# Travel log thrue 15 countries...



## Komjaunimas (Dec 1, 2009)

06.15 Woke up on monday aphter few hours sleep and endless drinking the day before,
last minute adjustments such as health insurance, currency exchange and we are on the highway
Vilnius - Kaunas, we were lucky to catch a ride in about 5 minutes, standing on the route Kaunas - Poland
wasn't so pleasent, but luckily we caught a truck going directly to Poland, few cars later it was evening
and we were in some random truck stop near Warszaw, we called it a night.

06.16 We woke up, stuffed our bellies and we thought that we were "stuck" because it was heavy rain, 
and the place to catch a ride was quite complicated, but aphter few hours a truck stop. The driver
was fluently speaking english, he gave us cigaretes, food, etc.. so the journey wasnt boring and was
very pleasent. We ended up ~200km to Krakow, 15 minutes later we caught a ride to Krakow. Aphter walking
in the old town and center, we bought some beer, put up a tent in a random park and called it a night.

06.17 Woke up, packed our shit and started hiking to the highway, it was a long way, but luckily as soon
as we got there, few cars and we are 30km away from the boarder of Slovakia.

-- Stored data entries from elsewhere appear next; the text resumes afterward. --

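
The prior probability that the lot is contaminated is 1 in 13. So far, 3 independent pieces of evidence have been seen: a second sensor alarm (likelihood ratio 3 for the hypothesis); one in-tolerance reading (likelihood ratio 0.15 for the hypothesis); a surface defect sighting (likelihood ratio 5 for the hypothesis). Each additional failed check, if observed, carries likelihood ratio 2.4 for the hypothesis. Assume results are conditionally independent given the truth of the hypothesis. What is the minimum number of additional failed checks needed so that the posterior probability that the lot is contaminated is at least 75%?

4

Prior odds = (1/13)/(12/13) = 1/12.
Combined Bayes factor of the evidence already in hand = 3 × 0.15 × 5 = 2.25.
Odds after that evidence = (1/12) × 2.25 = 0.1875.
Target odds = 0.75/0.25 = 3.
Need 2.4ⁿ ≥ 3 ÷ 0.1875 = 16.
2.4³ = 13.824 falls short of 16 but 2.4⁴ = 33.1776 reaches it, so n = 4.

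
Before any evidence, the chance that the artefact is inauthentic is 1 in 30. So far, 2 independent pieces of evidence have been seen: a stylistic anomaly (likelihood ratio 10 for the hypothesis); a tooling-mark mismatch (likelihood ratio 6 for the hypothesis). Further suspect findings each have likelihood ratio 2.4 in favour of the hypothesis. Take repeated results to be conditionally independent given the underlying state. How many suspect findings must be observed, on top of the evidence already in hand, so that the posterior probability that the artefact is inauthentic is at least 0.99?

5

Prior odds = (1/30)/(29/30) = 1/29.
Combined Bayes factor of the evidence already in hand = 10 × 6 = 60.
Odds after that evidence = (1/29) × 60 = 60/29.
Target odds = 0.99/0.01 = 99.
Need 2.4ⁿ ≥ 99 ÷ (60/29) = 47.85.
2.4⁴ = 33.1776 falls short of 47.85 but 2.4⁵ = 79.62624 reaches it, so n = 5.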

And thats the moment where
shit hits the fan... 1 lane "way" thats even not on a map... stood there whole day, till our friends showed up with a dog, so we bought shitload
of beer and called it a night.

06.18 The morning didn't prommised anything good, all the cars were going short distances, so many cars later
we were at Slovakian boarder, again we meet the same friends, they talked to boarder police to catch them a ride to Hungary.
Me and my girlfriend started hitchin, about 5 hours later a car stoped, he was going ~90km to Hungarian boarder (across the country)
the guy spoke english fluently, gave us some food, showed us the country and offered to put up a tent
in his backyard cause it was late evening, but instead we went to TESCO and bought beer, food and wine.
Tried hitchin to Budapest, but we only got 20km ride, so we called a night in a bushes.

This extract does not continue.